Through the years, the tour has done everything it can to diminish the importance of the four majors and build up the events it controls. The spinning that goes on during the Players to try to get people to buy into the notion of a "fifth major" is dizzying. The tour even goes so far as to separate so-called "top tournaments" in each player's section in the media guide. According to the tour, the "top tournaments" include the four majors; the Players; the WGC events; and the four playoffs events. In other words, the Doral stop is on the same level as Augusta. Most of us talk about Tiger Woods

having won 14 major championships. But in the PGA Tour's world, Woods has won 4,693 "top tournaments." (OK, the number is really 34.)

If the tour wants to make the playoffs real playoffs -- and if it wants fans to understand them -- it needs to abandon the phony myth-making of the current system. Seriously, does anyone think that Matt Kuchar or Charley Hoffman or even Dustin Johnson -- who has played wonderfully but did not win a major -- have had better years than Mickelson? How many FedEx Cups would almost any player trade for one major title? Five? Ten? How about 50?

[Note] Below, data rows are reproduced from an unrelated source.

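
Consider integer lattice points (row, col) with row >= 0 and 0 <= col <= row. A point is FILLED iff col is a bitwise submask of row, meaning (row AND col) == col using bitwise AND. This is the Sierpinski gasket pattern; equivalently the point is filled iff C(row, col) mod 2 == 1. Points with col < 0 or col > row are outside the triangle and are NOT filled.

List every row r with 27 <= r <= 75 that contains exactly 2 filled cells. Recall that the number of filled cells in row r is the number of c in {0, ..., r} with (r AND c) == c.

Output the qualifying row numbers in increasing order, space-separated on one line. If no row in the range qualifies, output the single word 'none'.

Row r has 2^popcount(r) filled cells, so we need popcount(r) = log2(2) = 1.
Scan r = 27..75 and keep those with exactly 1 one-bits:
r=27=11011 popcount=4 -> skip
r=28=11100 popcount=3 -> skip
r=29=11101 popcount=4 -> skip
r=30=11110 popcount=4 -> skip
r=31=11111 popcount=5 -> skip
r=32=100000 popcount=1 -> KEEP
r=33=100001 popcount=2 -> skip
r=34=100010 popcount=2 -> skip
r=35=100011 popcount=3 -> skip
r=36=100100 popcount=2 -> skip
r=37=100101 popcount=3 -> skip
r=38=100110 popcount=3 -> skip
r=39=100111 popcount=4 -> skip
r=40=101000 popcount=2 -> skip
r=41=101001 popcount=3 -> skip
r=42=101010 popcount=3 -> skip
r=43=101011 popcount=4 -> skip
r=44=101100 popcount=3 -> skip
r=45=101101 popcount=4 -> skip
r=46=101110 popcount=4 -> skip
r=47=101111 popcount=5 -> skip
r=48=110000 popcount=2 -> skip
r=49=110001 popcount=3 -> skip
r=50=110010 popcount=3 -> skip
r=51=110011 popcount=4 -> skip
r=52=110100 popcount=3 -> skip
r=53=110101 popcount=4 -> skip
r=54=110110 popcount=4 -> skip
r=55=110111 popcount=5 -> skip
r=56=111000 popcount=3 -> skip
r=57=111001 popcount=4 -> skip
r=58=111010 popcount=4 -> skip
r=59=111011 popcount=5 -> skip
r=60=111100 popcount=4 -> skip
r=61=111101 popcount=5 -> skip
r=62=111110 popcount=5 -> skip
r=63=111111 popcount=6 -> skip
r=64=1000000 popcount=1 -> KEEP
r=65=1000001 popcount=2 -> skip
r=66=1000010 popcount=2 -> skip
r=67=1000011 popcount=3 -> skip
r=68=1000100 popcount=2 -> skip
r=69=1000101 popcount=3 -> skip
r=70=1000110 popcount=3 -> skip
r=71=1000111 popcount=4 -> skip
r=72=1001000 popcount=2 -> skip
r=73=1001001 popcount=3 -> skip
r=74=1001010 popcount=3 -> skip
r=75=1001011 popcount=4 -> skip
Kept rows: 32 64

Answer: 32 64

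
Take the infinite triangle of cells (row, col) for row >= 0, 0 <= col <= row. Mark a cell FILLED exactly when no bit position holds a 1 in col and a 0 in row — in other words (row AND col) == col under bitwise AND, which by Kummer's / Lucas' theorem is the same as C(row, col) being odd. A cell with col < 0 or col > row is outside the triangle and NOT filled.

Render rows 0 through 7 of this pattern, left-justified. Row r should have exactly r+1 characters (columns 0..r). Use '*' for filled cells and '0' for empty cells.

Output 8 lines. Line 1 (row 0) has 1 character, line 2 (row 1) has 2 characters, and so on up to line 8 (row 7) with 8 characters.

r0=0: *
r1=1: **
r2=10: *0*
r3=11: ****
r4=100: *000*
r5=101: **00**
r6=110: *0*0*0*
r7=111: ********

Answer: *
**
*0*
****
*000*
**00**
*0*0*0*
********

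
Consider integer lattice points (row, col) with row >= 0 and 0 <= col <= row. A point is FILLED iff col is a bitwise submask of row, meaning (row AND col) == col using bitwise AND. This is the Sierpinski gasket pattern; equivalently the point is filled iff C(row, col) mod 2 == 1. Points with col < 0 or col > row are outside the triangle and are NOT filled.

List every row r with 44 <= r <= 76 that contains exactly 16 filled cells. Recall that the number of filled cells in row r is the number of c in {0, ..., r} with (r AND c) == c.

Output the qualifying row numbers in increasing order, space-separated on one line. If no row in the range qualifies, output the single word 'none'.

Row r has 2^popcount(r) filled cells, so we need popcount(r) = log2(16) = 4.
Scan r = 44..76 and keep those with exactly 4 one-bits:
r=44=101100 popcount=3 -> skip
r=45=101101 popcount=4 -> KEEP
r=46=101110 popcount=4 -> KEEP
r=47=101111 popcount=5 -> skip
r=48=110000 popcount=2 -> skip
r=49=110001 popcount=3 -> skip
r=50=110010 popcount=3 -> skip
r=51=110011 popcount=4 -> KEEP
r=52=110100 popcount=3 -> skip
r=53=110101 popcount=4 -> KEEP
r=54=110110 popcount=4 -> KEEP
r=55=110111 popcount=5 -> skip
r=56=111000 popcount=3 -> skip
r=57=111001 popcount=4 -> KEEP
r=58=111010 popcount=4 -> KEEP
r=59=111011 popcount=5 -> skip
r=60=111100 popcount=4 -> KEEP
r=61=111101 popcount=5 -> skip
r=62=111110 popcount=5 -> skip
r=63=111111 popcount=6 -> skip
r=64=1000000 popcount=1 -> skip
r=65=1000001 popcount=2 -> skip
r=66=1000010 popcount=2 -> skip
r=67=1000011 popcount=3 -> skip
r=68=1000100 popcount=2 -> skip
r=69=1000101 popcount=3 -> skip
r=70=1000110 popcount=3 -> skip
r=71=1000111 popcount=4 -> KEEP
r=72=1001000 popcount=2 -> skip
r=73=1001001 popcount=3 -> skip
r=74=1001010 popcount=3 -> skip
r=75=1001011 popcount=4 -> KEEP
r=76=1001100 popcount=3 -> skip
Kept rows: 45 46 51 53 54 57 58 60 71 75

Answer: 45 46 51 53 54 57 58 60 71 75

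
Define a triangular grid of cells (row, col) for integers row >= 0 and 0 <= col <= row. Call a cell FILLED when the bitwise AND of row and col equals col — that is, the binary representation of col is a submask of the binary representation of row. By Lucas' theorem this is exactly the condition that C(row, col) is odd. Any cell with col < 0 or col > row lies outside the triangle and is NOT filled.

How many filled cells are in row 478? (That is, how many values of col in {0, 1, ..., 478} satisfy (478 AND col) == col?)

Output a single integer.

Answer: 128

Derivation:
478 in binary = 111011110
popcount(478) = number of 1-bits in 111011110 = 7
A col c satisfies (478 AND c) == c iff every set bit of c is also set in 478; each of the 7 set bits of 478 can independently be on or off in c.
count = 2^7 = 128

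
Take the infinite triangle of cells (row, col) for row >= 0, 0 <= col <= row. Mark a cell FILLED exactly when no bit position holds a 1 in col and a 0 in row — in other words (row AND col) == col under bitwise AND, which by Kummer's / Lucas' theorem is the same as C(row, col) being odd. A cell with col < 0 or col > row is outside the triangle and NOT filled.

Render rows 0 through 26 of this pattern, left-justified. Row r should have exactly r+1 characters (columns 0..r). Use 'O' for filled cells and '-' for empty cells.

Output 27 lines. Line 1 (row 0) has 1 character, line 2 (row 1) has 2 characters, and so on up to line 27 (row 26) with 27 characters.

r0=0: O
r1=1: OO
r2=10: O-O
r3=11: OOOO
r4=100: O---O
r5=101: OO--OO
r6=110: O-O-O-O
r7=111: OOOOOOOO
r8=1000: O-------O
r9=1001: OO------OO
r10=1010: O-O-----O-O
r11=1011: OOOO----OOOO
r12=1100: O---O---O---O
r13=1101: OO--OO--OO--OO
r14=1110: O-O-O-O-O-O-O-O
r15=1111: OOOOOOOOOOOOOOOO
r16=10000: O---------------O
r17=10001: OO--------------OO
r18=10010: O-O-------------O-O
r19=10011: OOOO------------OOOO
r20=10100: O---O-----------O---O
r21=10101: OO--OO----------OO--OO
r22=10110: O-O-O-O---------O-O-O-O
r23=10111: OOOOOOOO--------OOOOOOOO
r24=11000: O-------O-------O-------O
r25=11001: OO------OO------OO------OO
r26=11010: O-O-----O-O-----O-O-----O-O

Answer: O
OO
O-O
OOOO
O---O
OO--OO
O-O-O-O
OOOOOOOO
O-------O
OO------OO
O-O-----O-O
OOOO----OOOO
O---O---O---O
OO--OO--OO--OO
O-O-O-O-O-O-O-O
OOOOOOOOOOOOOOOO
O---------------O
OO--------------OO
O-O-------------O-O
OOOO------------OOOO
O---O-----------O---O
OO--OO----------OO--OO
O-O-O-O---------O-O-O-O
OOOOOOOO--------OOOOOOOO
O-------O-------O-------O
OO------OO------OO------OO
O-O-----O-O-----O-O-----O-O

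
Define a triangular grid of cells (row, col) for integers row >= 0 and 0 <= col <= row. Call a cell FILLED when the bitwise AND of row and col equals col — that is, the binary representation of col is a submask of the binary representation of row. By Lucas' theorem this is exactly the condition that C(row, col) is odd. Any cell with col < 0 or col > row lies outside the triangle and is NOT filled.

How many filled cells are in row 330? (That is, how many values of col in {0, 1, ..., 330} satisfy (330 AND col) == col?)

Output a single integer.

330 in binary = 101001010
popcount(330) = number of 1-bits in 101001010 = 4
A col c satisfies (330 AND c) == c iff every set bit of c is also set in 330; each of the 4 set bits of 330 can independently be on or off in c.
count = 2^4 = 16

Answer: 16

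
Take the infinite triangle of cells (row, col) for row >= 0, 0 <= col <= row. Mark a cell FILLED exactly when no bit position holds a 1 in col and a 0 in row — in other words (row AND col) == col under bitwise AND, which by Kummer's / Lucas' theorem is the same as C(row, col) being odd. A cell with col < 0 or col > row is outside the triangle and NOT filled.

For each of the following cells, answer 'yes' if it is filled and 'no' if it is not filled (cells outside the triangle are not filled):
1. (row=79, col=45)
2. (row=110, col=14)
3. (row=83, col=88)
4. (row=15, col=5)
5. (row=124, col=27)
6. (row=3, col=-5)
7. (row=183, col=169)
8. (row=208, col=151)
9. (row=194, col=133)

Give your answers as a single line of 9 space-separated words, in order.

Answer: no yes no yes no no no no no

Derivation:
(79,45): row=0b1001111, col=0b101101, row AND col = 0b1101 = 13; 13 != 45 -> empty
(110,14): row=0b1101110, col=0b1110, row AND col = 0b1110 = 14; 14 == 14 -> filled
(83,88): col outside [0, 83] -> not filled
(15,5): row=0b1111, col=0b101, row AND col = 0b101 = 5; 5 == 5 -> filled
(124,27): row=0b1111100, col=0b11011, row AND col = 0b11000 = 24; 24 != 27 -> empty
(3,-5): col outside [0, 3] -> not filled
(183,169): row=0b10110111, col=0b10101001, row AND col = 0b10100001 = 161; 161 != 169 -> empty
(208,151): row=0b11010000, col=0b10010111, row AND col = 0b10010000 = 144; 144 != 151 -> empty
(194,133): row=0b11000010, col=0b10000101, row AND col = 0b10000000 = 128; 128 != 133 -> empty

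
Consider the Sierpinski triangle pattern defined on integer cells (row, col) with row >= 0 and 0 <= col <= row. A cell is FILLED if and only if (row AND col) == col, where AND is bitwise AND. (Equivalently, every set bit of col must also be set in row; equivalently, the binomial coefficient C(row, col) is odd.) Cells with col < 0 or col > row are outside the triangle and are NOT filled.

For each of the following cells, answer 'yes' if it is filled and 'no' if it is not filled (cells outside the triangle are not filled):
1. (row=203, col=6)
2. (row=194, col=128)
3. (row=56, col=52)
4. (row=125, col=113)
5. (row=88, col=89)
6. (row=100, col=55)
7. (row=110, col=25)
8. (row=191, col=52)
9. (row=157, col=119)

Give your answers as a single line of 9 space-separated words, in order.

(203,6): row=0b11001011, col=0b110, row AND col = 0b10 = 2; 2 != 6 -> empty
(194,128): row=0b11000010, col=0b10000000, row AND col = 0b10000000 = 128; 128 == 128 -> filled
(56,52): row=0b111000, col=0b110100, row AND col = 0b110000 = 48; 48 != 52 -> empty
(125,113): row=0b1111101, col=0b1110001, row AND col = 0b1110001 = 113; 113 == 113 -> filled
(88,89): col outside [0, 88] -> not filled
(100,55): row=0b1100100, col=0b110111, row AND col = 0b100100 = 36; 36 != 55 -> empty
(110,25): row=0b1101110, col=0b11001, row AND col = 0b1000 = 8; 8 != 25 -> empty
(191,52): row=0b10111111, col=0b110100, row AND col = 0b110100 = 52; 52 == 52 -> filled
(157,119): row=0b10011101, col=0b1110111, row AND col = 0b10101 = 21; 21 != 119 -> empty

Answer: no yes no yes no no no yes no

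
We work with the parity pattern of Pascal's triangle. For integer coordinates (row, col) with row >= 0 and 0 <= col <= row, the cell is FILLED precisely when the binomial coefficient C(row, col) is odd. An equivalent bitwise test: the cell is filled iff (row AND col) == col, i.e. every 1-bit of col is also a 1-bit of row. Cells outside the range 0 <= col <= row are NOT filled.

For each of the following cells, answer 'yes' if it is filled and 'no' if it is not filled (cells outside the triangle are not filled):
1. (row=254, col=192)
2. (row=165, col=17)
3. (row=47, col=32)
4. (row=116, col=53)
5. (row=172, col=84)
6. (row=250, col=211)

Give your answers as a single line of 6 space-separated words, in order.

(254,192): row=0b11111110, col=0b11000000, row AND col = 0b11000000 = 192; 192 == 192 -> filled
(165,17): row=0b10100101, col=0b10001, row AND col = 0b1 = 1; 1 != 17 -> empty
(47,32): row=0b101111, col=0b100000, row AND col = 0b100000 = 32; 32 == 32 -> filled
(116,53): row=0b1110100, col=0b110101, row AND col = 0b110100 = 52; 52 != 53 -> empty
(172,84): row=0b10101100, col=0b1010100, row AND col = 0b100 = 4; 4 != 84 -> empty
(250,211): row=0b11111010, col=0b11010011, row AND col = 0b11010010 = 210; 210 != 211 -> empty

Answer: yes no yes no no no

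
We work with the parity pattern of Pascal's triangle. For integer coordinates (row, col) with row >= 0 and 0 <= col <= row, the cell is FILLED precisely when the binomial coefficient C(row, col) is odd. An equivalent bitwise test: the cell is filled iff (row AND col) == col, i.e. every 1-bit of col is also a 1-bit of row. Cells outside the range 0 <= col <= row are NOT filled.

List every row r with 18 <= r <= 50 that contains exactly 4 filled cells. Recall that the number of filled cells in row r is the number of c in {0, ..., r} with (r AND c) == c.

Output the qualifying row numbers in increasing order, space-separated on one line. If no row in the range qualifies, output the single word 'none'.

Answer: 18 20 24 33 34 36 40 48

Derivation:
Row r has 2^popcount(r) filled cells, so we need popcount(r) = log2(4) = 2.
Scan r = 18..50 and keep those with exactly 2 one-bits:
r=18=10010 popcount=2 -> KEEP
r=19=10011 popcount=3 -> skip
r=20=10100 popcount=2 -> KEEP
r=21=10101 popcount=3 -> skip
r=22=10110 popcount=3 -> skip
r=23=10111 popcount=4 -> skip
r=24=11000 popcount=2 -> KEEP
r=25=11001 popcount=3 -> skip
r=26=11010 popcount=3 -> skip
r=27=11011 popcount=4 -> skip
r=28=11100 popcount=3 -> skip
r=29=11101 popcount=4 -> skip
r=30=11110 popcount=4 -> skip
r=31=11111 popcount=5 -> skip
r=32=100000 popcount=1 -> skip
r=33=100001 popcount=2 -> KEEP
r=34=100010 popcount=2 -> KEEP
r=35=100011 popcount=3 -> skip
r=36=100100 popcount=2 -> KEEP
r=37=100101 popcount=3 -> skip
r=38=100110 popcount=3 -> skip
r=39=100111 popcount=4 -> skip
r=40=101000 popcount=2 -> KEEP
r=41=101001 popcount=3 -> skip
r=42=101010 popcount=3 -> skip
r=43=101011 popcount=4 -> skip
r=44=101100 popcount=3 -> skip
r=45=101101 popcount=4 -> skip
r=46=101110 popcount=4 -> skip
r=47=101111 popcount=5 -> skip
r=48=110000 popcount=2 -> KEEP
r=49=110001 popcount=3 -> skip
r=50=110010 popcount=3 -> skip
Kept rows: 18 20 24 33 34 36 40 48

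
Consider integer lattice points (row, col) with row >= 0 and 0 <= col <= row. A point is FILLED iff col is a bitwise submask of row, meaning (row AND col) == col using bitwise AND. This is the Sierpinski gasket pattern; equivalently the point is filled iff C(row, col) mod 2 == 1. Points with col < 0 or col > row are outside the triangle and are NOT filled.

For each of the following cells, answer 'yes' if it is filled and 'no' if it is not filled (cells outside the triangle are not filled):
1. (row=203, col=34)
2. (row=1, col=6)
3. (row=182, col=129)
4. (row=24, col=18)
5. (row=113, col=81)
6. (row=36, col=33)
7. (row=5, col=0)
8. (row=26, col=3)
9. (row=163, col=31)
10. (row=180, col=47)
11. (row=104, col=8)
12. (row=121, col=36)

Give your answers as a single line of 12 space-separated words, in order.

Answer: no no no no yes no yes no no no yes no

Derivation:
(203,34): row=0b11001011, col=0b100010, row AND col = 0b10 = 2; 2 != 34 -> empty
(1,6): col outside [0, 1] -> not filled
(182,129): row=0b10110110, col=0b10000001, row AND col = 0b10000000 = 128; 128 != 129 -> empty
(24,18): row=0b11000, col=0b10010, row AND col = 0b10000 = 16; 16 != 18 -> empty
(113,81): row=0b1110001, col=0b1010001, row AND col = 0b1010001 = 81; 81 == 81 -> filled
(36,33): row=0b100100, col=0b100001, row AND col = 0b100000 = 32; 32 != 33 -> empty
(5,0): row=0b101, col=0b0, row AND col = 0b0 = 0; 0 == 0 -> filled
(26,3): row=0b11010, col=0b11, row AND col = 0b10 = 2; 2 != 3 -> empty
(163,31): row=0b10100011, col=0b11111, row AND col = 0b11 = 3; 3 != 31 -> empty
(180,47): row=0b10110100, col=0b101111, row AND col = 0b100100 = 36; 36 != 47 -> empty
(104,8): row=0b1101000, col=0b1000, row AND col = 0b1000 = 8; 8 == 8 -> filled
(121,36): row=0b1111001, col=0b100100, row AND col = 0b100000 = 32; 32 != 36 -> empty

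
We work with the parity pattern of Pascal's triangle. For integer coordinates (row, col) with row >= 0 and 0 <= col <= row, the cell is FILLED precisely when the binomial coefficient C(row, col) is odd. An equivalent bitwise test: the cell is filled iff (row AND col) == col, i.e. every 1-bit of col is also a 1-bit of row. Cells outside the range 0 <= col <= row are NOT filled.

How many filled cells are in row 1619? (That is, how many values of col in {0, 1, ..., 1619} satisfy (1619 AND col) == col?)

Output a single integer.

1619 in binary = 11001010011
popcount(1619) = number of 1-bits in 11001010011 = 6
A col c satisfies (1619 AND c) == c iff every set bit of c is also set in 1619; each of the 6 set bits of 1619 can independently be on or off in c.
count = 2^6 = 64

Answer: 64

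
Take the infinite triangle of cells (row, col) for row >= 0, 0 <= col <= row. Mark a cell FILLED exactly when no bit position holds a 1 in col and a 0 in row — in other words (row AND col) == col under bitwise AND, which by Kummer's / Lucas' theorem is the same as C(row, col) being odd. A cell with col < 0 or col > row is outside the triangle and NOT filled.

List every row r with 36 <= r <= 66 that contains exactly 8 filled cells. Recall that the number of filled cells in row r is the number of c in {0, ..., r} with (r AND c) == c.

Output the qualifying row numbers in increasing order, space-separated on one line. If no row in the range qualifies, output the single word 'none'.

Answer: 37 38 41 42 44 49 50 52 56

Derivation:
Row r has 2^popcount(r) filled cells, so we need popcount(r) = log2(8) = 3.
Scan r = 36..66 and keep those with exactly 3 one-bits:
r=36=100100 popcount=2 -> skip
r=37=100101 popcount=3 -> KEEP
r=38=100110 popcount=3 -> KEEP
r=39=100111 popcount=4 -> skip
r=40=101000 popcount=2 -> skip
r=41=101001 popcount=3 -> KEEP
r=42=101010 popcount=3 -> KEEP
r=43=101011 popcount=4 -> skip
r=44=101100 popcount=3 -> KEEP
r=45=101101 popcount=4 -> skip
r=46=101110 popcount=4 -> skip
r=47=101111 popcount=5 -> skip
r=48=110000 popcount=2 -> skip
r=49=110001 popcount=3 -> KEEP
r=50=110010 popcount=3 -> KEEP
r=51=110011 popcount=4 -> skip
r=52=110100 popcount=3 -> KEEP
r=53=110101 popcount=4 -> skip
r=54=110110 popcount=4 -> skip
r=55=110111 popcount=5 -> skip
r=56=111000 popcount=3 -> KEEP
r=57=111001 popcount=4 -> skip
r=58=111010 popcount=4 -> skip
r=59=111011 popcount=5 -> skip
r=60=111100 popcount=4 -> skip
r=61=111101 popcount=5 -> skip
r=62=111110 popcount=5 -> skip
r=63=111111 popcount=6 -> skip
r=64=1000000 popcount=1 -> skip
r=65=1000001 popcount=2 -> skip
r=66=1000010 popcount=2 -> skip
Kept rows: 37 38 41 42 44 49 50 52 56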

Let's do this: Make the playoffs resemble the postseasons in other sports. Everyone starts at zero. If you are worried that the "regular season" will be meaningless, have a regular season bonus pool for the top 10 or top 20 players. That would be the equivalent of home field advantage in team sports (and would make the players happy since, let's face it, the only reason they care about the playoffs is the huge money involved).

By starting the playoffs at zero, point totals could be adjusted and thus the inference that winning the Barclays or Deutsche Bank or BMW is somehow more important than winning a major -- much less four times more important -- could be removed. (Why are the playoff events worth so many points? To ensure there isn't a repeat of 2008 when Vijay Singh clinched the FedEx Cup the week before the Tour Championship, draining the playoffs of any suspense.)

The tour is right about this much: Suspense is a good thing. So let's create real suspense: Stop trying to pretend the playoffs are something they're not and make everyone re-start their engines at the Barclays. In fact, here's a new slogan the tour can use for the Playoffs: "From zero to $10 million in four weeks: The PGA Tour playoffs."

Sort of has a ring -- or at least a cha-ching -- to it.